I added a leg to the underside of the middle slat. I'll keep that in mind. Should be pretty good the way the weight is distributed. Sagulator didn't have much of a problem with the material and dimensions. Adjustable center legs are pretty quick and inexpensive to make. I also thought about running a 2 X 4 down the middle under the slats with adjustable legs to support it.


----------



## JIMMIEM (Apr 4, 2010)

Cherryville Chuck said:


> Jim I'm guessing the first shot is the bed with original cross members? Those were probably good enough since most of the weight of someone using the bed would be centered between them. It appears in the picture that the 2 x 4 slats are installled 1/4-1/2" below the metal cross members. If that's true then most of the time they won't be doing anything at all as the box spring frame is stiff enough to ride on the steel cross members and not touch the 2 x 4s until someone sits at either end. Tell me if I'm wrong about the steel being higher than the wood.

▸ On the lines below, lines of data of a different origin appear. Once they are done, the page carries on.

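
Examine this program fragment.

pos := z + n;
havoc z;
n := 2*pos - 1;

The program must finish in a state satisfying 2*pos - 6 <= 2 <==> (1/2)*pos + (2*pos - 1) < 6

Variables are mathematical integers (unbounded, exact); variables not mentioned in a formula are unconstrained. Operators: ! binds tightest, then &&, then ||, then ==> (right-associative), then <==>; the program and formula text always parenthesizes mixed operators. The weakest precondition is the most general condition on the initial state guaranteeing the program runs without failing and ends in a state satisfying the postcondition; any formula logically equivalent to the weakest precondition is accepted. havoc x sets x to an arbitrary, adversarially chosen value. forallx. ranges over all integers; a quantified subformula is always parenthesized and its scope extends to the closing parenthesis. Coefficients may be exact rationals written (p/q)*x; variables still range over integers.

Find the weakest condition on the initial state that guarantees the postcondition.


Working backward. After the program, the postcondition 2*pos - 6 <= 2 <==> (1/2)*pos + (2*pos - 1) < 6 must hold; in canonical form it is 2*pos <= 8 <==> (5/2)*pos < 7.
Before n := 2*pos - 1: 2*pos <= 8 <==> (5/2)*pos < 7
Before havoc z: 2*pos <= 8 <==> (5/2)*pos < 7
Before pos := z + n: 2*n + 2*z <= 8 <==> (5/2)*n + (5/2)*z < 7
Answer: WP = 2*n + 2*z <= 8 <==> (5/2)*n + (5/2)*z < 7


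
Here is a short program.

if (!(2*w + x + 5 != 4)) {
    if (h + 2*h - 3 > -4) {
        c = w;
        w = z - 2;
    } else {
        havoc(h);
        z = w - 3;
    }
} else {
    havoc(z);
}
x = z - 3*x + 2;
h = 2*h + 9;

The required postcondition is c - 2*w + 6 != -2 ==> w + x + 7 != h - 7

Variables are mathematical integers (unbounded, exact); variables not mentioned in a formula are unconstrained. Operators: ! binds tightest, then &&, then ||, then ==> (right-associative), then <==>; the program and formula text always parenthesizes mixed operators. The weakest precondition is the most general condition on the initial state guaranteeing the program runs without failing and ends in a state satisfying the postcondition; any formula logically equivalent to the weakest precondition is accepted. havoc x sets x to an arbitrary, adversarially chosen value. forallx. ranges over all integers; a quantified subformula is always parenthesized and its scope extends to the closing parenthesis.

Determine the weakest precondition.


Working backward. After the program, the postcondition c - 2*w + 6 != -2 ==> w + x + 7 != h - 7 must hold; in canonical form it is c != 2*w - 8 ==> w + x != h - 14.
Before h := 2*h + 9: c != 2*w - 8 ==> w + x != 2*h - 5
Before x := z - 3*x + 2: c != 2*w - 8 ==> w + z != 2*h + 3*x - 7
Then branch requires (3*h > -1 ==> (w != 2*z - 12 ==> 2*z != 2*h + 3*x - 5)) && ((!(3*h > -1)) ==> (forall h_1. (c != 2*w - 8 ==> 2*w != 2*h_1 + 3*x - 4))); else branch requires forall z_1. (c != 2*w - 8 ==> w + z_1 != 2*h + 3*x - 7).
Before the if: ((!(2*w + x != -1)) ==> ((3*h > -1 ==> (w != 2*z - 12 ==> 2*z != 2*h + 3*x - 5)) && ((!(3*h > -1)) ==> (forall h_1. (c != 2*w - 8 ==> 2*w != 2*h_1 + 3*x - 4))))) && (2*w + x != -1 ==> (forall z_1. (c != 2*w - 8 ==> w + z_1 != 2*h + 3*x - 7)))
Answer: WP = ((!(2*w + x != -1)) ==> ((3*h > -1 ==> (w != 2*z - 12 ==> 2*z != 2*h + 3*x - 5)) && ((!(3*h > -1)) ==> (forall h_1. (c != 2*w - 8 ==> 2*w != 2*h_1 + 3*x - 4))))) && (2*w + x != -1 ==> (forall z_1. (c != 2*w - 8 ==> w + z_1 != 2*h + 3*x - 7)))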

The camera angle makes it appear that the 2 x 4's are below the level of the metal cross rails. The top of the Simpsons are level with the top of the side rails...not sure how thick they are but the 2 x 4's would be below the top of the side rails by the thickness of the Simpsons. The mattress manufacturer requires at least 5 slats in order to be warranty compliant. The mattress was not firm enough and the retailer would only exchange it if we first made the supports warranty compliant.


----------